Kubrick est fasciné par les face-à-face intellectuels ou physiques (échecs et boxe sont deux de ses passions). Il les conçoit surtout comme des combats contre soi-même.
Le soir du vendredi 25 octobre, Davy Gordon remet son titre de boxeur en jeu. 88 victoires, 9 défaites, mais ses 29 ans pèsent lourd face au jeune Kid Rodriguez. Il combat pour sa carrière mais aussi pour son avenir.
Le combat ne dure que trois minutes, mais la violence documentaire de la scène est remarquable. En 1949, Kubrick avait fait un reportage photo sur un boxeur (1), à partir duquel, deux ans plus tard, il réalise un documentaire (Day of the Fight (2)). Plusieurs plans du Baiser du tueur semblent directement issus de ce court métrage : le bandage des mains, le massage, l'échauffement...
La mise en scène du Baiser du tueur souligne la brutalité de la lutte. Kubrick plante sa caméra sous le tabouret de l'un des combattants. Le plan est ordonné et permet une vue en miroir sur l'autre boxeur. Le match commence et le cinéaste filme alors ses personnages au ras du ring avec force et précision. Le plan géométrique disparaît au profit du chaos de la mêlée brutale. La caméra colle aux boxeurs. L'ambiance sonore est saturée par les coups, le souffle des protagonistes et les encouragements de la foule. La caméra devient subjective ; elle rebondit contre les cordes avec les boxeurs. Les cadrages en contre-plongée accompagnent le héros dans sa chute. Le montage coupe les corps en morceaux. Il n'y a aucun plan général, aucun recul qui puisse reposer les yeux du spectateur.

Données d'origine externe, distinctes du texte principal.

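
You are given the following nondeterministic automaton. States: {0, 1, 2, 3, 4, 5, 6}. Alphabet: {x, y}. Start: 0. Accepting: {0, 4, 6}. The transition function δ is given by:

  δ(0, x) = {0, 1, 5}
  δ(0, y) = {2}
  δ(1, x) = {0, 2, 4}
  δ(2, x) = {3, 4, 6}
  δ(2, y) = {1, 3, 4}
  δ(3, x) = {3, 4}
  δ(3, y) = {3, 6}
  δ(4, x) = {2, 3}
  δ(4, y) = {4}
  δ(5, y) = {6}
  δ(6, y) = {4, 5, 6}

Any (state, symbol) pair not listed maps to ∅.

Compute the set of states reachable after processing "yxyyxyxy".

{1, 2, 3, 4, 6}

Start in {0}.
Read 'y': {0} → {2}.
Read 'x': {2} → {3, 4, 6}.
Read 'y': {3, 4, 6} → {3, 4, 5, 6}.
Read 'y': {3, 4, 5, 6} → {3, 4, 5, 6}.
Read 'x': {3, 4, 5, 6} → {2, 3, 4}.
Read 'y': {2, 3, 4} → {1, 3, 4, 6}.
Read 'x': {1, 3, 4, 6} → {0, 2, 3, 4}.
Read 'y': {0, 2, 3, 4} → {1, 2, 3, 4, 6}.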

Ce match, modèle à la fois de concentration et de puissance, permet à Kubrick "une réflexion sur la violence humaine, à travers la figure emblématique du boxeur qui trouvera sans cesse de nouveaux avatars (gladiateurs, Droogs, Alex, duellistes, soldats...)" (3).
(1) Série de photos intitulée "Prizefighter Walter Cartier" pour le magazine Look en 1949.
(2) Day of the Fight, documentaire de 16 minutes, tourné en 1951.
(3) Thomas Bourguignon, "Le Baiser du tueur", Positif, n° 388, juin 1993, pp. 66-67.